I don't really know if it's a good idea afterall. The bulb gets immensely hot, the lighting spread is rather inadequate because it is a spiral-like shaped bulb that is screw-on, the protective plastic cover also reduce the light somewhat. Don't get me wrong, the light IS still bright even with all these factors. It's just if I were you I would rather spend the same amount and get a PC light system, instead of a flood light. I have one which I got(admittedly) on eBay. It has a touch sensor in which you can put your finger over it to signal it to go on. Like I said before, alot of people have problem with spiral-shaped screw-on PC bulbs because it doesn't really utilize its light spread very effectively, even with a reflector. I had a friend custom built one for me; I glued it to the light. Can't really say if it made any difference. If you really still want to get it, then I would advise building a DIY wooden hood that you can position the light in, in which you can remove its plastic cover. That way, the heat gets cooled down more and with a good reflector you should get more from this light. I haven't had the time to build mine so I just leave the entire flood light on top of one of my tank, above a cover glass, of course And I can tell you, it gets veeeery hot.

Paul


----------



## SCMurphy (Jan 28, 2004)

I've used them with good success, but you have to modify the case a great deal to keep the light cool enough that the circuit board is not fried while you used them. I drilled a lot of ventilation holes and used PC case fans to blow air into the cases.

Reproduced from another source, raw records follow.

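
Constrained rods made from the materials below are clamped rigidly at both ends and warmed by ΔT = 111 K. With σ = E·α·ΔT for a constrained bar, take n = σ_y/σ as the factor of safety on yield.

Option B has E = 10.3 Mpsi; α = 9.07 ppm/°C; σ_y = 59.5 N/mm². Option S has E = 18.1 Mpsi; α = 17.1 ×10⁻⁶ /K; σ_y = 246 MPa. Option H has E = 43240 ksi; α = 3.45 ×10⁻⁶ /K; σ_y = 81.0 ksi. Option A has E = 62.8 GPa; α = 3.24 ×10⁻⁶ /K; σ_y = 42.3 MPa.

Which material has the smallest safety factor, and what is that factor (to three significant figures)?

Converting E to GPa, α to ×10⁻⁶/K, σ_y to MPa, then σ and n for each:
  option B: E = 71.02, α = 9.07, σ_y = 59.50 → σ = 71.5 MPa, n = 0.832
  option S: E = 124.8, α = 17.1, σ_y = 246.0 → σ = 237 MPa, n = 1.04
  option H: E = 298.1, α = 3.45, σ_y = 558.5 → σ = 114 MPa, n = 4.89
  option A: E = 62.80, α = 3.24, σ_y = 42.30 → σ = 22.6 MPa, n = 1.87
The minimum is option B at n = 0.832.

option B, n = 0.832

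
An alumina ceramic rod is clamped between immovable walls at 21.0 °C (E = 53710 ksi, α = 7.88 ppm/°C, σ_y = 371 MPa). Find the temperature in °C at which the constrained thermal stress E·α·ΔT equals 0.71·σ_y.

111 °C

E = 53710 ksi = 370.3 GPa.
E·α·ΔT = 263.4 MPa ⇒ ΔT = 263.4 / (370.3×10³ × 7.88×10⁻⁶) = 90.27 K.
T = 21.0 + 90.27 = 111.3 °C.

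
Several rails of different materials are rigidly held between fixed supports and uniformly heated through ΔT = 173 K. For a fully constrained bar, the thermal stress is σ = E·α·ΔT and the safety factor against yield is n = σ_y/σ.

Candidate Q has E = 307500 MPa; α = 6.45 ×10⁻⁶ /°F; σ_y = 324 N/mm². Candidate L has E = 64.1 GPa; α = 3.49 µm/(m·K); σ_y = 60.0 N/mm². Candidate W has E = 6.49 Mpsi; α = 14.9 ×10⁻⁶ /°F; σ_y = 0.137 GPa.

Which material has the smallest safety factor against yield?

candidate Q

With everything in SI (GPa, ×10⁻⁶/K, MPa):
  candidate Q: E = 307.5, α = 11.6, σ_y = 324.0 → σ = 618 MPa, n = 0.525
  candidate L: E = 64.10, α = 3.49, σ_y = 60.00 → σ = 38.7 MPa, n = 1.55
  candidate W: E = 44.75, α = 26.8, σ_y = 137.0 → σ = 208 MPa, n = 0.660
The minimum is candidate Q at n = 0.525.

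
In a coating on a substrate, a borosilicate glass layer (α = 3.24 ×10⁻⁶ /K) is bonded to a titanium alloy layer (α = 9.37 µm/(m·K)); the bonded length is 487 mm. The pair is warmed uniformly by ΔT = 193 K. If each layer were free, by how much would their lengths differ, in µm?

576 µm

Δα = |3.24 − 9.37|×10⁻⁶/K = 6.13×10⁻⁶/K.
ΔL_mismatch = Δα·L·ΔT = 6.13×10⁻⁶ × 487.0 mm × 193.0 K = 576 µm.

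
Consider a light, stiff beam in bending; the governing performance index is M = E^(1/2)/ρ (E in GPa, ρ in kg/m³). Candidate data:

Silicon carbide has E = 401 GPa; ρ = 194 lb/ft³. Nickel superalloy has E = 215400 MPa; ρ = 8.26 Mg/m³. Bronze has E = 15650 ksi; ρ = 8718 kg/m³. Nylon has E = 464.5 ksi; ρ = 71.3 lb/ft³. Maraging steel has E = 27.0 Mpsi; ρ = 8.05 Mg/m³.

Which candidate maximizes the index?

After converting to SI:
  silicon carbide: E = 401.0 GPa, ρ = 3108 kg/m³
  nickel superalloy: E = 215.4 GPa, ρ = 8260 kg/m³
  bronze: E = 107.9 GPa, ρ = 8718 kg/m³
  nylon: E = 3.203 GPa, ρ = 1142 kg/m³
  maraging steel: E = 186.2 GPa, ρ = 8050 kg/m³
  silicon carbide: M = 6.44×10⁻³
  nickel superalloy: M = 1.78×10⁻³
  maraging steel: M = 1.69×10⁻³
  nylon: M = 1.57×10⁻³
  bronze: M = 1.19×10⁻³
Highest index: silicon carbide.

silicon carbide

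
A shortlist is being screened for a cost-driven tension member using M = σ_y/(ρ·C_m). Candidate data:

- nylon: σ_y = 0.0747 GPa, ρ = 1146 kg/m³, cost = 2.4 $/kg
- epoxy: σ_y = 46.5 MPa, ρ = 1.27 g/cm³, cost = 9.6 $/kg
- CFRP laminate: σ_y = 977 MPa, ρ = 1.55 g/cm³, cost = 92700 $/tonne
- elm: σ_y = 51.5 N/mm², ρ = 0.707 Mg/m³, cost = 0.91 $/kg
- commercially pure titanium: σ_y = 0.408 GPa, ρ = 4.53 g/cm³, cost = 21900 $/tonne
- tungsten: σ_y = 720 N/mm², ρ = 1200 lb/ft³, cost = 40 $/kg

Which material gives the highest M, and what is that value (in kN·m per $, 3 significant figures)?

Convert each candidate to consistent units, then evaluate M:
  nylon: σ_y = 74.70 MPa, ρ = 1146 kg/m³, cost = 2.400 $/kg
  epoxy: σ_y = 46.50 MPa, ρ = 1270 kg/m³, cost = 9.600 $/kg
  CFRP laminate: σ_y = 977.0 MPa, ρ = 1550 kg/m³, cost = 92.70 $/kg
  elm: σ_y = 51.50 MPa, ρ = 707.0 kg/m³, cost = 0.9100 $/kg
  commercially pure titanium: σ_y = 408.0 MPa, ρ = 4530 kg/m³, cost = 21.90 $/kg
  tungsten: σ_y = 720.0 MPa, ρ = 19220 kg/m³, cost = 40.00 $/kg
  elm: M = 80.0 kN·m per $
  nylon: M = 27.2 kN·m per $
  CFRP laminate: M = 6.80 kN·m per $
  commercially pure titanium: M = 4.11 kN·m per $
  epoxy: M = 3.81 kN·m per $
  tungsten: M = 0.936 kN·m per $
Elm ranks first.

elm, M = 80.0 kN·m per $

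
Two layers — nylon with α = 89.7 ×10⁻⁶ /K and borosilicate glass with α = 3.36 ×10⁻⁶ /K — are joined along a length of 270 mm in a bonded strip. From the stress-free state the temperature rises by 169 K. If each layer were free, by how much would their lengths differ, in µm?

3940 µm

Δα = |89.7 − 3.36|×10⁻⁶/K = 86.3×10⁻⁶/K.
ΔL_mismatch = Δα·L·ΔT = 86.3×10⁻⁶ × 270.0 mm × 169.0 K = 3940 µm.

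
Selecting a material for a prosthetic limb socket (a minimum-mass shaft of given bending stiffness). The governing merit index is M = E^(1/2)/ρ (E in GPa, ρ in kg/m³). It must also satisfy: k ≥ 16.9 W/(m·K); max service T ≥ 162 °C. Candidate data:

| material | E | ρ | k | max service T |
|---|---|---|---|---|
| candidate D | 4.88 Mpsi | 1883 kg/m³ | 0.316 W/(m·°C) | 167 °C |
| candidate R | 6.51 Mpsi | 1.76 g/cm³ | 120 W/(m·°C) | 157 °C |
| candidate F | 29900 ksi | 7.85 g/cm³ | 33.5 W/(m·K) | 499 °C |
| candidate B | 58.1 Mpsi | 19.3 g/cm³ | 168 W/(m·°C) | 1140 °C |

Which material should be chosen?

Screen on constraints: k ≥ 16.9 W/(m·K); max service T ≥ 162 °C. Survivors: candidate F, candidate B.
In SI units:
  candidate F: E = 206.2 GPa, ρ = 7850 kg/m³
  candidate B: E = 400.6 GPa, ρ = 19300 kg/m³
  candidate F: M = 1.83×10⁻³
  candidate B: M = 1.04×10⁻³
The maximum is for candidate F.

candidate F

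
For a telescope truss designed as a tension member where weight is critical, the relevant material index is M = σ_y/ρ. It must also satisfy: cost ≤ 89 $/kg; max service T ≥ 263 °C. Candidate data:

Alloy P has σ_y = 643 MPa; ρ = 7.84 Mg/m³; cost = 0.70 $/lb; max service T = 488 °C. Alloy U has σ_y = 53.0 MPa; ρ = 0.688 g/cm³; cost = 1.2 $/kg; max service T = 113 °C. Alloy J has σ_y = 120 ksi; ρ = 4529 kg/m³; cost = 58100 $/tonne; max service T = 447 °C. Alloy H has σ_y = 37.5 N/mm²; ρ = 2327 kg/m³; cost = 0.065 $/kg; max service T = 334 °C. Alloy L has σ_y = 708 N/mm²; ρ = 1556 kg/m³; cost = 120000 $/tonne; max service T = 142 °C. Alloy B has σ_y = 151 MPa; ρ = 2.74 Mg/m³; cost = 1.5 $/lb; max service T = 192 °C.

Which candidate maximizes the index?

alloy J

Screen on constraints: cost ≤ 89 $/kg; max service T ≥ 263 °C. Survivors: alloy P, alloy J, alloy H.
Convert each candidate to consistent units, then evaluate M:
  alloy P: σ_y = 643.0 MPa, ρ = 7840 kg/m³
  alloy J: σ_y = 827.4 MPa, ρ = 4529 kg/m³
  alloy H: σ_y = 37.50 MPa, ρ = 2327 kg/m³
  alloy J: M = 183 kN·m/kg
  alloy P: M = 82.0 kN·m/kg
  alloy H: M = 16.1 kN·m/kg
The maximum is for alloy J.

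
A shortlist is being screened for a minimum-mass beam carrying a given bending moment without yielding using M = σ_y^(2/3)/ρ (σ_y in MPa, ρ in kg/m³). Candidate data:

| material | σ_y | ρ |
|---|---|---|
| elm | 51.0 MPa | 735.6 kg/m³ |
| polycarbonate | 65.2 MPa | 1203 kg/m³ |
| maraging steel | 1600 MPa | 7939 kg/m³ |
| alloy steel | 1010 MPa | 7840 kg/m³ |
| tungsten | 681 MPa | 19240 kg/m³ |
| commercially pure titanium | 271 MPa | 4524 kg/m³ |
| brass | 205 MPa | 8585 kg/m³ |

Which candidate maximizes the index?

elm

Evaluate M for each candidate:
  elm: M = 18.7×10⁻³
  maraging steel: M = 17.2×10⁻³
  polycarbonate: M = 13.5×10⁻³
  alloy steel: M = 12.8×10⁻³
  commercially pure titanium: M = 9.26×10⁻³
  brass: M = 4.05×10⁻³
  tungsten: M = 4.02×10⁻³
The maximum is for elm.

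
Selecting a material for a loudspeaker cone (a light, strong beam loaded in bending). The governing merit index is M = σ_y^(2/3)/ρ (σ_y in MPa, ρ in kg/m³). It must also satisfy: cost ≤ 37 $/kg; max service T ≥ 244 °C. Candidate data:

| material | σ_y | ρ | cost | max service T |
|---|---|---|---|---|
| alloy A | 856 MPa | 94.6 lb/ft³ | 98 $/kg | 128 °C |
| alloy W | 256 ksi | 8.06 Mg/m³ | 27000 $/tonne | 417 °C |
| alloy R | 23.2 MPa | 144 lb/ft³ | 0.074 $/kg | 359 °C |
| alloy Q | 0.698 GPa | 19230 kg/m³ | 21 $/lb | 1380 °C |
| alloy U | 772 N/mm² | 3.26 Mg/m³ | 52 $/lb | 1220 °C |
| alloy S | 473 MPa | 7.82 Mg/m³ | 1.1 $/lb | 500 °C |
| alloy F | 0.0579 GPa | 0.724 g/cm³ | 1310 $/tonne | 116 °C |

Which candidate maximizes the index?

Screen on constraints: cost ≤ 37 $/kg; max service T ≥ 244 °C. Survivors: alloy W, alloy R, alloy S.
Convert each candidate to consistent units, then evaluate M:
  alloy W: σ_y = 1765 MPa, ρ = 8060 kg/m³
  alloy R: σ_y = 23.20 MPa, ρ = 2307 kg/m³
  alloy S: σ_y = 473.0 MPa, ρ = 7820 kg/m³
  alloy W: M = 18.1×10⁻³
  alloy S: M = 7.76×10⁻³
  alloy R: M = 3.53×10⁻³
Alloy W has the largest M.

alloy W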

If you can get rid of the 'clear' plastic face of the case you will get more light from the unit.


----------



## Piscesgirl (Feb 25, 2004)

The one you are talking about, SirWrathful, is the same one - from LightsofAmerica? I actually have a specific use that I would be considering them for - a 150 gallon tub. I can't use any of the normal lights for this purpose, and I'm not going to wire anything into my house. I'm thinking if they are flood lights, I can hang them from a bar, perhaps. 

The LightsofAmerica screw in 10 watts are not spiral, don't get hot, and are fantastic for small tanks. I've only seen them at Walmart and they come in a blue box.


----------



## Adam (Oct 19, 2004)

I actually got mine on ebay as well. Brand new in box. After shipping I still got them for for $15 under retail.

I was planning on hosing them in a basic plywood canopy with the flood lamp housing sitting above the tank and outsidethe canopy. The canopy is planned to be roughly 8" tall. Lenses will be removed and hopefully if I can find them I will put one of the cooling fans from my reef tank into the canopy.

I have metal halide, and PC fixtures in storage, but because of power use and bulb cost on the MH side, and blub cost on the PC side, I opted not to use them.

To those of you who have them. The picture on their website shows them coming with a reflective "aluminum"(?) reflector inside. Is this not the case with those of you who have them? This is the image provided on their official online store.


----------



## SCMurphy (Jan 28, 2004)

the 'reflector ' in mine is white painted metal.


----------



## fishfry (Apr 15, 2004)

I got mine at costco for 15 bucks, works well for my 26 gallon, but 2 would be optimum.


----------



## gpodio (Feb 4, 2004)

Home Depot sells these including spare bulbs. They do grow plants however reliability has been their biggest problem to date. Perhaps it's just a cooling issue as already mentioned. There are three models I've seen under the same item number over time at home depot, the first of these I came accross had a mirrored reflector, then the white painted reflector and the last model I saw seemed more like a white plastic reflector. I've seen a 90 gallon with three of these installed into the hood, looked nice and I believe only one died prematurely, haven't had any updates in a while though.

Giancarlo Podio


----------